More woe as airline name is removed
United Airlines is serving one final indignity to Houston: It’s removing the word “Continental” from the name of its parent company.
United Continental Holdings held a vestige of the beloved Houston airline that was absorbed and relocated to Chicago. The new corporate name: United Airlines Holdings.
It’s a subtle move unlikely to offend most travelers. But Houstonians are not most travelers. This city was fiercely proud of Continental Airlines. And its residents booed, literally, after its 2010 merger with United.
Drake Hiller, who spent 20 years working in sales and marketing at Texas International Airlines and later Continental, was on a flight from Houston to Honolulu when a flight attendant accidentally welcomed them aboard
Continental — and then had to rewelcome them aboard United. Hiller didn’t join in the choir of boos, but he has bemoaned the airline’s departure.
“It just seems like this is the final chapter of Houston losing a hometown airline,” said Hiller, who is now president of the travel agency Ace Travel House.
United said the name change, effective Thursday, is a chance to move forward and “show the world we’re truly a united United.”
“In the past several years, we’ve worked hard to place our customers at the heart of all we do and to unite behind our shared purpose of connecting people and uniting the world,” United said in a statement. “The change marks another step on our journey of showing, not just investors but the world, that we’re one team and are singularly focused.”
It’s a reasonable motivation, said Bruce Hicks, who was a vice president of corporate communications at Continental and its predecessors between 1978 and 1988. But it will not be well received by Houstonians or former Continental employees.
“Wiping Continental from the name is sort of like discarding the significant roots of the company,” said Hicks, who now owns the Alliant Group/Houston, a public relations consulting firm. “I’m not sure how much they’ve gained from it versus the pain they’re going to cause several audiences.”
Name that crew
Continental moved to Houston from Los Angeles in 1983. It wasn’t always a beloved airline, its earlier years fraught with bankruptcy and employee strife, but Continental overcame such challenges and became respected for its operational performance and friendly employees.

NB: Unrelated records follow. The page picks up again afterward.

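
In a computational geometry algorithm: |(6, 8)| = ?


|u| = sqrt(6^2 + 8^2) = sqrt(100) = 10

10


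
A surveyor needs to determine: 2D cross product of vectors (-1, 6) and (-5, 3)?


u x v = u_x*v_y - u_y*v_x = (-1)*3 - 6*(-5)
= (-3) - (-30) = 27

27


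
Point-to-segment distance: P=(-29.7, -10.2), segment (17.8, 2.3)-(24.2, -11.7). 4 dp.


Project P onto AB: t = 0 (clamped to [0,1])
Closest point on segment: (17.8, 2.3)
Distance: 49.1172

49.1172


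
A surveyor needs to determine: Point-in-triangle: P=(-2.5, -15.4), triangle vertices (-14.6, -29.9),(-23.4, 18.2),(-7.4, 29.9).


Cross products: AB x AP = -709.61, BC x BP = -782.13, CA x CP = 619.18
All same sign? no

No, outside


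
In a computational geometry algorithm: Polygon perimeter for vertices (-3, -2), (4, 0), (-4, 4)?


Sides: (-3, -2)->(4, 0): sqrt(53) = 7.28011, (4, 0)->(-4, 4): sqrt(80) = 8.944272, (-4, 4)->(-3, -2): sqrt(37) = 6.082763
Sum = 22.307145
Perimeter = 22.3071

22.3071


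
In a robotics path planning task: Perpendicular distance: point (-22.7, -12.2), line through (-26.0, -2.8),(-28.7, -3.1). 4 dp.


|cross product| = 26.37
|line direction| = sqrt(7.38) = 2.7166
Distance = 26.37/sqrt(7.38) = 9.7069

9.7069


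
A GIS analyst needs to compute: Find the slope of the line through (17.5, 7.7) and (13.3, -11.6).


slope = (y2-y1)/(x2-x1) = ((-11.6)-7.7)/(13.3-17.5) = (-19.3)/(-4.2) = 4.5952

4.5952


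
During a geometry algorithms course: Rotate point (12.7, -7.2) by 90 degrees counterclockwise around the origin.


90° CCW: (x,y) -> (-y, x)
(12.7,-7.2) -> (7.2, 12.7)

(7.2, 12.7)


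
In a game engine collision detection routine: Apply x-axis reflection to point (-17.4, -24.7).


Reflection over x-axis: (x,y) -> (x,-y)
(-17.4, -24.7) -> (-17.4, 24.7)

(-17.4, 24.7)


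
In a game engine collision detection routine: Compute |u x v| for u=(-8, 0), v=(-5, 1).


|u x v| = |(-8)*1 - 0*(-5)|
= |(-8) - 0| = 8

8


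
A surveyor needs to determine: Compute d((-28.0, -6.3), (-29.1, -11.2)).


dx=-1.1, dy=-4.9
d^2 = (-1.1)^2 + (-4.9)^2 = 25.22
d = sqrt(25.22) = 5.022

5.022


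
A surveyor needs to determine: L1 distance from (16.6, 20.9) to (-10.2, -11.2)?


|16.6-(-10.2)| + |20.9-(-11.2)| = 26.8 + 32.1 = 58.9

58.9


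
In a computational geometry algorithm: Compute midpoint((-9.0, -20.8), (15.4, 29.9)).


M = (((-9)+15.4)/2, ((-20.8)+29.9)/2)
= (3.2, 4.55)

(3.2, 4.55)


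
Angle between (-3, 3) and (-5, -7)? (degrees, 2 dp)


u.v = -6, |u| = sqrt(18) = 4.2426, |v| = sqrt(74) = 8.6023
cos(theta) = u.v/(|u||v|) = -6/sqrt(1332) = -0.164399
theta = acos(-0.164399) = 99.46 degrees

99.46 degrees


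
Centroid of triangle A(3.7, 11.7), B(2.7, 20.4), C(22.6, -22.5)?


Centroid = ((x_A+x_B+x_C)/3, (y_A+y_B+y_C)/3)
= ((3.7+2.7+22.6)/3, (11.7+20.4+(-22.5))/3)
= (9.6667, 3.2)

(9.6667, 3.2)


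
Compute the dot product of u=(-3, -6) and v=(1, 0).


u . v = u_x*v_x + u_y*v_y = (-3)*1 + (-6)*0
= (-3) + 0 = -3

-3


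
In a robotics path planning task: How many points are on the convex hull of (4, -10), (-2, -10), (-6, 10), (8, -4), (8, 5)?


Convex hull vertices (CCW): (-6, 10), (-2, -10), (4, -10), (8, -4), (8, 5)
Count = 5

5


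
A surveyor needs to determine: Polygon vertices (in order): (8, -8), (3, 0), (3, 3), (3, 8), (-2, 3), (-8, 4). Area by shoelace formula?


Shoelace sum: (8*0 - 3*(-8)) + (3*3 - 3*0) + (3*8 - 3*3) + (3*3 - (-2)*8) + ((-2)*4 - (-8)*3) + ((-8)*(-8) - 8*4)
= 121
Area = |121|/2 = 60.5

60.5


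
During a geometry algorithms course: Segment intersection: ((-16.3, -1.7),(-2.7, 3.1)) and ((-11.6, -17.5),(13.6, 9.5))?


Cross products: d1=525.06, d2=278.82, d3=-237.44, d4=8.8
d1*d2 < 0 and d3*d4 < 0? no

No, they don't intersect


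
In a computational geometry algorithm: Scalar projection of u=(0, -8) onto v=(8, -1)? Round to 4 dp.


u.v = 8, |v| = sqrt(65) = 8.0623
Scalar projection = u.v / |v| = 8 / sqrt(65) = 0.9923

0.9923


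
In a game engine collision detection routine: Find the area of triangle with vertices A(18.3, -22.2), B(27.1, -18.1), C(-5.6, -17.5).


Area = |x_A(y_B-y_C) + x_B(y_C-y_A) + x_C(y_A-y_B)|/2
= |(-10.98) + 127.37 + 22.96|/2
= 139.35/2 = 69.675

69.675


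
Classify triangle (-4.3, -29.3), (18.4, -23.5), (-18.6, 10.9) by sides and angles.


Side lengths squared: AB^2=548.93, BC^2=2552.36, CA^2=1820.53
Sorted: [548.93, 1820.53, 2552.36]
By sides: Scalene, By angles: Obtuse

Scalene, Obtuse


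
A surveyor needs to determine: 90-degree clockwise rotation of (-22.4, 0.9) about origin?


90° CW: (x,y) -> (y, -x)
(-22.4,0.9) -> (0.9, 22.4)

(0.9, 22.4)


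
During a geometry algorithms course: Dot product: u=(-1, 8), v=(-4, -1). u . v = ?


u . v = u_x*v_x + u_y*v_y = (-1)*(-4) + 8*(-1)
= 4 + (-8) = -4

-4


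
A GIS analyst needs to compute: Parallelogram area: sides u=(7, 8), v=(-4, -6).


|u x v| = |7*(-6) - 8*(-4)|
= |(-42) - (-32)| = 10

10


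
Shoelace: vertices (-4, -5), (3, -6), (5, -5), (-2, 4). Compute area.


Shoelace sum: ((-4)*(-6) - 3*(-5)) + (3*(-5) - 5*(-6)) + (5*4 - (-2)*(-5)) + ((-2)*(-5) - (-4)*4)
= 90
Area = |90|/2 = 45

45


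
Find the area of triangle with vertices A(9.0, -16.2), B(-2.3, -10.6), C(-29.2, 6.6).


Area = |x_A(y_B-y_C) + x_B(y_C-y_A) + x_C(y_A-y_B)|/2
= |(-154.8) + (-52.44) + 163.52|/2
= 43.72/2 = 21.86

21.86


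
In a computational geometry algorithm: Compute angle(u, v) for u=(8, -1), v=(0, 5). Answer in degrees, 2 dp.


u.v = -5, |u| = sqrt(65) = 8.0623, |v| = sqrt(25) = 5
cos(theta) = u.v/(|u||v|) = -5/sqrt(1625) = -0.124035
theta = acos(-0.124035) = 97.13 degrees

97.13 degrees


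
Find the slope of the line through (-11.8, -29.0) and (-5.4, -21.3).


slope = (y2-y1)/(x2-x1) = ((-21.3)-(-29))/((-5.4)-(-11.8)) = 7.7/6.4 = 1.2031

1.2031


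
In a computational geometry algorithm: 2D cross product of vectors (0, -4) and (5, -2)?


u x v = u_x*v_y - u_y*v_x = 0*(-2) - (-4)*5
= 0 - (-20) = 20

20


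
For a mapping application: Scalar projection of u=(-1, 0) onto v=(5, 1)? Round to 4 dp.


u.v = -5, |v| = sqrt(26) = 5.099
Scalar projection = u.v / |v| = -5 / sqrt(26) = -0.9806

-0.9806


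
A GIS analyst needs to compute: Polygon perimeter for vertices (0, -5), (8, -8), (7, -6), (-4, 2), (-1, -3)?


Sides: (0, -5)->(8, -8): sqrt(73) = 8.544004, (8, -8)->(7, -6): sqrt(5) = 2.236068, (7, -6)->(-4, 2): sqrt(185) = 13.601471, (-4, 2)->(-1, -3): sqrt(34) = 5.830952, (-1, -3)->(0, -5): sqrt(5) = 2.236068
Sum = 32.448563
Perimeter = 32.4486

32.4486


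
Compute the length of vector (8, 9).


|u| = sqrt(8^2 + 9^2) = sqrt(145) = 12.0416

12.0416


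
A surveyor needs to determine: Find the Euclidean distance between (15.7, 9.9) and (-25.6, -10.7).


dx=-41.3, dy=-20.6
d^2 = (-41.3)^2 + (-20.6)^2 = 2130.05
d = sqrt(2130.05) = 46.1525

46.1525


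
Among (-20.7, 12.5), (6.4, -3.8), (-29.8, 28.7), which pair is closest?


d(P0,P1) = 31.6244, d(P0,P2) = 18.5809, d(P1,P2) = 48.6486
Closest: P0 and P2

Closest pair: (-20.7, 12.5) and (-29.8, 28.7), distance = 18.5809


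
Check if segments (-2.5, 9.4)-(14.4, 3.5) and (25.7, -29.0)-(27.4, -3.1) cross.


Cross products: d1=795.66, d2=347.92, d3=-482.58, d4=-34.84
d1*d2 < 0 and d3*d4 < 0? no

No, they don't intersect


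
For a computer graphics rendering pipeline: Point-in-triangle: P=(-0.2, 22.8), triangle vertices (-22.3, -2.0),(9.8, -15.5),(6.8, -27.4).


Cross products: AB x AP = 1094.43, BC x BP = -233.9, CA x CP = -1283.02
All same sign? no

No, outside


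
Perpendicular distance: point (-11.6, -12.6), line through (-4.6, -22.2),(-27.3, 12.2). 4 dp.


|cross product| = 22.88
|line direction| = sqrt(1698.65) = 41.2147
Distance = 22.88/sqrt(1698.65) = 0.5551

0.5551


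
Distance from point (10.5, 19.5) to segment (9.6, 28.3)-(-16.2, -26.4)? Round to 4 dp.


Project P onto AB: t = 0.1253 (clamped to [0,1])
Closest point on segment: (6.3685, 21.4487)
Distance: 4.568

4.568


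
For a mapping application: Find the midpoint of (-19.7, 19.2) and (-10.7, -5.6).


M = (((-19.7)+(-10.7))/2, (19.2+(-5.6))/2)
= (-15.2, 6.8)

(-15.2, 6.8)


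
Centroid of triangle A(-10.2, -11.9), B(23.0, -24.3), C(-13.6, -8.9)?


Centroid = ((x_A+x_B+x_C)/3, (y_A+y_B+y_C)/3)
= (((-10.2)+23+(-13.6))/3, ((-11.9)+(-24.3)+(-8.9))/3)
= (-0.2667, -15.0333)

(-0.2667, -15.0333)


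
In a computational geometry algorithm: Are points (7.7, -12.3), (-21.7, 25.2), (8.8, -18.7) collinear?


Cross product: ((-21.7)-7.7)*((-18.7)-(-12.3)) - (25.2-(-12.3))*(8.8-7.7)
= 146.91

No, not collinear


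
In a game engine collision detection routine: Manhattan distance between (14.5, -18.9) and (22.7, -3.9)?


|14.5-22.7| + |(-18.9)-(-3.9)| = 8.2 + 15 = 23.2

23.2


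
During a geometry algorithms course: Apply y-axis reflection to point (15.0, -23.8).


Reflection over y-axis: (x,y) -> (-x,y)
(15, -23.8) -> (-15, -23.8)

(-15, -23.8)


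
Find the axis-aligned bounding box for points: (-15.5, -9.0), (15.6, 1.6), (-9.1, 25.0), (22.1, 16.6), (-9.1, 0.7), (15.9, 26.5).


x range: [-15.5, 22.1]
y range: [-9, 26.5]
Bounding box: (-15.5,-9) to (22.1,26.5)

(-15.5,-9) to (22.1,26.5)


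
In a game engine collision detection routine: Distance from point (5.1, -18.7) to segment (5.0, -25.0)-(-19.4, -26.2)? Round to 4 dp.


Project P onto AB: t = 0 (clamped to [0,1])
Closest point on segment: (5, -25)
Distance: 6.3008

6.3008


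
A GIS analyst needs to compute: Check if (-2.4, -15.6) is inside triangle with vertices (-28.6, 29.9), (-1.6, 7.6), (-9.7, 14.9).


Cross products: AB x AP = -644.24, BC x BP = 193.76, CA x CP = 466.95
All same sign? no

No, outside


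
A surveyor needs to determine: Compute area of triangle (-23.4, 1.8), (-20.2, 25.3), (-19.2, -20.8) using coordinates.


Area = |x_A(y_B-y_C) + x_B(y_C-y_A) + x_C(y_A-y_B)|/2
= |(-1078.74) + 456.52 + 451.2|/2
= 171.02/2 = 85.51

85.51


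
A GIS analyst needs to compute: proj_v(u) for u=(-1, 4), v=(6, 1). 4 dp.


u.v = -2, |v| = sqrt(37) = 6.0828
Scalar projection = u.v / |v| = -2 / sqrt(37) = -0.3288

-0.3288


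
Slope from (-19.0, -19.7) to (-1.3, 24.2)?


slope = (y2-y1)/(x2-x1) = (24.2-(-19.7))/((-1.3)-(-19)) = 43.9/17.7 = 2.4802

2.4802


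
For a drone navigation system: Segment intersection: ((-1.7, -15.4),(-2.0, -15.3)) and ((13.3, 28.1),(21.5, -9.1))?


Cross products: d1=-914.7, d2=-925.04, d3=-14.55, d4=-4.21
d1*d2 < 0 and d3*d4 < 0? no

No, they don't intersect


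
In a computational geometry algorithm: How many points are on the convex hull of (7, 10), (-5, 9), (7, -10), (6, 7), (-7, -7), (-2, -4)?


Convex hull vertices (CCW): (-7, -7), (7, -10), (7, 10), (-5, 9)
Count = 4

4


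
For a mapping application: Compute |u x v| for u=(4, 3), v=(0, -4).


|u x v| = |4*(-4) - 3*0|
= |(-16) - 0| = 16

16


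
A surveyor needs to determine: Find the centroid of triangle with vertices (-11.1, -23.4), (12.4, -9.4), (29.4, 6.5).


Centroid = ((x_A+x_B+x_C)/3, (y_A+y_B+y_C)/3)
= (((-11.1)+12.4+29.4)/3, ((-23.4)+(-9.4)+6.5)/3)
= (10.2333, -8.7667)

(10.2333, -8.7667)


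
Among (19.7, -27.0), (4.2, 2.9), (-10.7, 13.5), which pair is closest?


d(P0,P1) = 33.6788, d(P0,P2) = 50.64, d(P1,P2) = 18.2858
Closest: P1 and P2

Closest pair: (4.2, 2.9) and (-10.7, 13.5), distance = 18.2858


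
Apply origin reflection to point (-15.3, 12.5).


Reflection over origin: (x,y) -> (-x,-y)
(-15.3, 12.5) -> (15.3, -12.5)

(15.3, -12.5)


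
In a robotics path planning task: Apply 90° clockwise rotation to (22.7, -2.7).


90° CW: (x,y) -> (y, -x)
(22.7,-2.7) -> (-2.7, -22.7)

(-2.7, -22.7)


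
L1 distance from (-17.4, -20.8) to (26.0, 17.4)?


|(-17.4)-26| + |(-20.8)-17.4| = 43.4 + 38.2 = 81.6

81.6


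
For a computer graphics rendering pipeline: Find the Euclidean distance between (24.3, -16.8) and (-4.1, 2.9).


dx=-28.4, dy=19.7
d^2 = (-28.4)^2 + 19.7^2 = 1194.65
d = sqrt(1194.65) = 34.5637

34.5637


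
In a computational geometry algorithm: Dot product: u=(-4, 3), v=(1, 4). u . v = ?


u . v = u_x*v_x + u_y*v_y = (-4)*1 + 3*4
= (-4) + 12 = 8

8


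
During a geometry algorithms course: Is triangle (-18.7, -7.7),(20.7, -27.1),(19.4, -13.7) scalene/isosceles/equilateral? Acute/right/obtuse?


Side lengths squared: AB^2=1928.72, BC^2=181.25, CA^2=1487.61
Sorted: [181.25, 1487.61, 1928.72]
By sides: Scalene, By angles: Obtuse

Scalene, Obtuse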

It was thrust back into turbulence with the United merger, which was beset by customer complaints and protracted labor negotiations. Loyal Houstonians would get onto planes and, based on flight attendants’ attitudes and attentiveness, determine if the crew had come from Continental or United. Let’s just say the friendlier crews were versed in Southern hospitality.
Such issues lingered for at least five years. Oscar Munoz, shortly after becoming CEO in 2015, even took out newspaper advertisements to apologize for the merger’s execution. He’s since finalized labor contracts, added new routes and bolstered employee morale.
And United continues making big-dollar investments in Houston, its second-largest hub. It partnered with the Houston Airport System to build the $277 million, 265,000square-foot Terminal C North that opened at Bush Intercontinental Airport in 2017. And in February of this year, it began construction on a $326 million baggage handling system.
Its older structures have long been scrubbed of Continental references, said Geoff Scripture, senior manager of Continental’s global real estate department from 1996 to 2011.
Lost to time
And while he’s personally sorry to see the name go, Scripture recognized that it was inevitable. The industry has been shaped by an intricate dance of mergers and acquisitions, with names of airlines lost to time, save for museum exhibits such as the 1940 Air Terminal Museum at Hobby Airport where he volunteers.
“The name Continental Airlines has virtually disappeared from public view, and it has been gone for several years now,” he said. “Now, it’s just gone from the title of the company, too.”